Ich denke, dass so ziemlich jeder dieser Punkte mit einem entsprechenden Link auf Java Insel / Javabuch / javadoc / sun's java foren erledigt werden kann.

----


> Thomas, ich weiß das du um einiges weiter bist als ich, beachte aber das ich erst drei Monate bei tt bin, und Java erst seit zwei Jahren kenne. Ich arbeite überwiegend mit der Sprache Assembler. Egal was ihr sagt, aber es gibt Bereiche in denen ausschließlich in Assembler programmiert wird. Da kann mir keiner etwas vormachen. (Glaubt mir).
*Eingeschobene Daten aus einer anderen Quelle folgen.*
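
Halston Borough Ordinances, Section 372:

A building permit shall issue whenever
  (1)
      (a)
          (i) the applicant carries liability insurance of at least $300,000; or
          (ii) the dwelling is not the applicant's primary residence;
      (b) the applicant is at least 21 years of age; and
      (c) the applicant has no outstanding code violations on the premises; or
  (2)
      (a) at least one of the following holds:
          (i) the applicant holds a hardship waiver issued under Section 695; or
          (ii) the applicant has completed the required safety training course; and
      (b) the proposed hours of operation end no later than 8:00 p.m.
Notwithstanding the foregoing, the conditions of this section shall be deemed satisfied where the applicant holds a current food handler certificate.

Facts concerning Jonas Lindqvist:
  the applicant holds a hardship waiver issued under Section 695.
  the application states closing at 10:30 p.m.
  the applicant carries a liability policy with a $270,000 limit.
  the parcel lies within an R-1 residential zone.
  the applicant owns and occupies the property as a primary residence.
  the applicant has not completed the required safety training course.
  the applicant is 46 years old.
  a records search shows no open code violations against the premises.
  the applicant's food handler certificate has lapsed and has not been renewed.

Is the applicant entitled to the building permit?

No — denied.

(i) insurance ≥ $300,000 — not met.
(ii) not (primary residence) — not satisfied.
So (a) is not satisfied (F OR F).
(b) age ≥ 21 — satisfied.
(c) no code violations — met.
(1): F AND T AND T → false.
(i) hardship waiver — met.
(ii) safety training — not met.
(a) = T OR F = true.
(b) closes by 8 p.m. — not met.
(2) = T AND F = false.
So Overall is not satisfied (F OR F).
Exception (food handler cert.) — not satisfied.
Result: main false OR exception false → false.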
Das hab ich damit nicht gemeint! Vielmehr meinte ich, dass du zum einen dich darüber aufregst das die Leute zu wenig in die Dokus schauen, zu wenig selber Suchen-jetzt wo du herausgefunden hast wie man sich selbst hilft - vorher warst du genauso. Aber das macht nichts, denn so geht es aber jedem Anfänger. Irgendwann kommt immer der Punkt wo man Anfängt die Thematik besser zu verstehen und man kann immer schneller immer komplexere Aufgaben lösen.



> Ich weiß und bleibe trotzdem bei meiner Meinung!


Gut, das ändert trotzdem nichts an den Tatsachen. Ich denke einfach Einsteiger tutorials gibts wie Sand am Meer, so das es hier ausreicht einen entsprechenden Link zu posten (Hier kann man auch auf die Linkliste verweisen). Ich konzentriere mich lieber auf anspruchsvollere Themen oder zeige wie man die zahlreichen Technologien im Java Umfeld unter einen Hut bringen kann und stelle dazu auch öfters mal das ein oder andere Framework vor.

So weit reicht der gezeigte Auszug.